Focus on Activation functions

Activation functions are a fascinating area of research in machine learning. They are a special class of mathematical functions characterized by several important properties. First of all, activation functions are usually non-linear. If all activation functions were linear, the entire neural network would collapse into a simple linear model, losing its expressive power.

Another key requirement is differentiability. Ideally, an activation function should be continuously differentiable, meaning it has a derivative everywhere. There is, however, one very popular activation function that is differentiable almost everywhere rather than everywhere.

Activation functions should also be monotonic, meaning that as the input increases, the output never decreases. In other words, when moving from left to right along the x-axis, the value of the function does not go down. Many commonly used activation functions satisfy this property.

A further important characteristic is that the activation function should approximate the identity function near the origin. This ensures that, around zero, the input is passed through without significant distortion.

Let us now look at some of the most common activation functions.

The most widely used activation function is the ReLU (Rectified Linear Unit). In many neural networks, ReLU is the default choice for hidden layers because it performs very well in practice and makes gradient computation efficient. However, ReLU lacks one of the desirable properties mentioned earlier: it is not differentiable at zero.
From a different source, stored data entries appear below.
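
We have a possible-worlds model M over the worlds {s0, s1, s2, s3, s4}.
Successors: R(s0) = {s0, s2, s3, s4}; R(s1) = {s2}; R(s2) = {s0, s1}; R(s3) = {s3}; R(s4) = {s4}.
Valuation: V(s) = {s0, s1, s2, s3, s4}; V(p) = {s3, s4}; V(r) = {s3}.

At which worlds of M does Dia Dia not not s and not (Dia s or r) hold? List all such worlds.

Let φ = Dia Dia not not s and not (Dia s or r). Evaluate φ at each world:
  s0 (successors {s0, s2, s3, s4}): φ is false.
  s1 (successors {s2}): φ is false.
  s2 (successors {s0, s1}): φ is false.
  s3 (successors {s3}): φ is false.
  s4 (successors {s4}): φ is false.
For instance, at s0:
  At s0: Dia Dia not not s is true, not (Dia s or r) is false, so Dia Dia not not s and not (Dia s or r) is false.
    At s0: Dia Dia not not s requires Dia not not s at some successor in {s0, s2, s3, s4}.
      Dia not not s holds at s0, so Dia Dia not not s is true at s0.
    At s0: Dia s or r is true, so not (Dia s or r) is false.
      At s0: Dia s is true, r is false, so Dia s or r is true.
Satisfying worlds: none.

none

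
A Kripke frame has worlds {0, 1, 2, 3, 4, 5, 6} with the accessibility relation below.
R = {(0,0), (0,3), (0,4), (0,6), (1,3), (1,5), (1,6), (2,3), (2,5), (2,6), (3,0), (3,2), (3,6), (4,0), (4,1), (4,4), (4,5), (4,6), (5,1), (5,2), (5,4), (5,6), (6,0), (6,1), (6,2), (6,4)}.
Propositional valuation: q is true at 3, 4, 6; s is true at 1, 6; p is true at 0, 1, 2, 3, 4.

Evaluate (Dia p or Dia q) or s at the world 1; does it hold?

At 1: Dia p or Dia q is true, s is true, so (Dia p or Dia q) or s is true.
  At 1: Dia p is true, Dia q is true, so Dia p or Dia q is true.
    At 1: Dia p requires p at some successor in {3, 5, 6}.
      p holds at 3, so Dia p is true at 1.
    At 1: Dia q requires q at some successor in {3, 5, 6}.
      q holds at 3, so Dia q is true at 1.

Yes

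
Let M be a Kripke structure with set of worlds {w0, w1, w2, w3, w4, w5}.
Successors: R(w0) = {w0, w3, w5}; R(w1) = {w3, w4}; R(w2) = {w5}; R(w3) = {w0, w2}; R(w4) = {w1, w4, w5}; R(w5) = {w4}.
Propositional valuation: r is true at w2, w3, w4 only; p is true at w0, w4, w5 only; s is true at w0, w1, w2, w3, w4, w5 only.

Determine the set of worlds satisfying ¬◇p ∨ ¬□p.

w0, w1, w3, w4

Recall that □ψ holds at a world iff ψ holds at every accessible world, and ◇ψ holds iff ψ holds at some accessible world.
Let φ = ¬◇p ∨ ¬□p. Evaluate φ at each world:
  w0 (successors {w0, w3, w5}): φ is true.
  w1 (successors {w3, w4}): φ is true.
  w2 (successors {w5}): φ is false.
  w3 (successors {w0, w2}): φ is true.
  w4 (successors {w1, w4, w5}): φ is true.
  w5 (successors {w4}): φ is false.
For instance, at w5:
  At w5: ¬◇p is false, ¬□p is false, so ¬◇p ∨ ¬□p is false.
    At w5: ◇p is true, so ¬◇p is false.
      At w5: ◇p requires p at some successor in {w4}.
        p holds at w4, so ◇p is true at w5.
    At w5: □p is true, so ¬□p is false.
      At w5: □p requires p at every successor {w4}.
        At w4: p is true.
      So □p is true at w5.
Satisfying worlds: {w0, w1, w3, w4}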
To address this limitation, the Leaky ReLU was introduced. Instead of outputting zero for negative inputs, Leaky ReLU outputs a small fraction of the input, allowing gradients to flow even for negative values.
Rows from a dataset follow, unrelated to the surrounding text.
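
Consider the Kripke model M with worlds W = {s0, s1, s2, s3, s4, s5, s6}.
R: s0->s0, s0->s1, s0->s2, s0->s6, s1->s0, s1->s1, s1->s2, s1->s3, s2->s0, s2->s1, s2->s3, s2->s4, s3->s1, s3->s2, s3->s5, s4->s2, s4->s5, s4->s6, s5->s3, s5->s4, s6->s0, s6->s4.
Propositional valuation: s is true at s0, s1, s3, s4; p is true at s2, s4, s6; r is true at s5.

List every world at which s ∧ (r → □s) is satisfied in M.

s0, s1, s3, s4

Let φ = s ∧ (r → □s). Evaluate φ at each world:
  s0 (successors {s0, s1, s2, s6}): φ is true.
  s1 (successors {s0, s1, s2, s3}): φ is true.
  s2 (successors {s0, s1, s3, s4}): φ is false.
  s3 (successors {s1, s2, s5}): φ is true.
  s4 (successors {s2, s5, s6}): φ is true.
  s5 (successors {s3, s4}): φ is false.
  s6 (successors {s0, s4}): φ is false.
For instance, at s0:
  At s0: s is true, r → □s is true, so s ∧ (r → □s) is true.
    At s0: r is false, □s is false, so r → □s is true.
      At s0: □s requires s at every successor {s0, s1, s2, s6}.
        s fails at s2, so □s is false at s0.
Satisfying worlds: {s0, s1, s3, s4}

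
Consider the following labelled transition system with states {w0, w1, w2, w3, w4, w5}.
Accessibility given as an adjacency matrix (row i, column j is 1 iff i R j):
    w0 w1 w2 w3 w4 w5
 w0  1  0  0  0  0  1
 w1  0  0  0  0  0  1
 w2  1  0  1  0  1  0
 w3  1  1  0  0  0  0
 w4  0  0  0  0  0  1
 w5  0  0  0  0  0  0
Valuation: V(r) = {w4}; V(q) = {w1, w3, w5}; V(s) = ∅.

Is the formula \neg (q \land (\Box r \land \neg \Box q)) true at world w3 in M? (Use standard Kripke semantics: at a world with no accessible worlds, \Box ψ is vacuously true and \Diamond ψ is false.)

At w3: q \land (\Box r \land \neg \Box q) is false, so \neg (q \land (\Box r \land \neg \Box q)) is true.
  At w3: q is true, \Box r \land \neg \Box q is false, so q \land (\Box r \land \neg \Box q) is false.
    At w3: \Box r is false, \neg \Box q is true, so \Box r \land \neg \Box q is false.
      At w3: \Box r requires r at every successor {w0, w1}.
        r fails at w0, so \Box r is false at w3.
      At w3: \Box q is false, so \neg \Box q is true.

Yes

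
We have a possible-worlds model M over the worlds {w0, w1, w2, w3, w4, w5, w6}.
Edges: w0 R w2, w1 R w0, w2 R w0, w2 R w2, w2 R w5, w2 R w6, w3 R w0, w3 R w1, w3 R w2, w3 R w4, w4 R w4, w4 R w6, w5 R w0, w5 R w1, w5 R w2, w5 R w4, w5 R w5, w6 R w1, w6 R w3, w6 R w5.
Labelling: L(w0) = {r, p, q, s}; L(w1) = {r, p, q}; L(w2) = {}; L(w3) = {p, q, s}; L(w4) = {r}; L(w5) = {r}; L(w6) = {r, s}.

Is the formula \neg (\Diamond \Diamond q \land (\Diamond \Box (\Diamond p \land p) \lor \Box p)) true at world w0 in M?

At w0: \Diamond \Diamond q \land (\Diamond \Box (\Diamond p \land p) \lor \Box p) is false, so \neg (\Diamond \Diamond q \land (\Diamond \Box (\Diamond p \land p) \lor \Box p)) is true.
  At w0: \Diamond \Diamond q is true, \Diamond \Box (\Diamond p \land p) \lor \Box p is false, so \Diamond \Diamond q \land (\Diamond \Box (\Diamond p \land p) \lor \Box p) is false.
    At w0: \Diamond \Diamond q requires \Diamond q at some successor in {w2}.
      \Diamond q holds at w2, so \Diamond \Diamond q is true at w0.
    At w0: \Diamond \Box (\Diamond p \land p) is false, \Box p is false, so \Diamond \Box (\Diamond p \land p) \lor \Box p is false.
      At w0: \Diamond \Box (\Diamond p \land p) requires \Box (\Diamond p \land p) at some successor in {w2}.
        At w2: \Box (\Diamond p \land p) is false.
      So \Diamond \Box (\Diamond p \land p) is false at w0.
      At w0: \Box p requires p at every successor {w2}.
        p fails at w2, so \Box p is false at w0.

Yes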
In older research papers, the sigmoid activation function is frequently encountered. Sigmoid has some appealing properties: it smoothly maps inputs to values between 0 and 1 and has an easily computable derivative. However, in practice, neural networks trained with sigmoid tend to perform worse than those using ReLU, which is why sigmoid is rarely used in hidden layers today.

Another commonly used activation function is the hyperbolic tangent (tanh). Like sigmoid, tanh is bounded, but its outputs range from −1 to 1. One of its advantages is that it is centered at zero and has larger derivatives than sigmoid, making it a better choice in many cases.

There is also the step function, which is encountered in the perceptron model. While simple, it is not suitable for gradient-based learning.

Finally, in more advanced research, more esoteric activation functions may be encountered, such as the Gaussian Error Linear Unit (GELU). GELU has been adopted in several transformer-based models, including OpenAI’s GPT-3.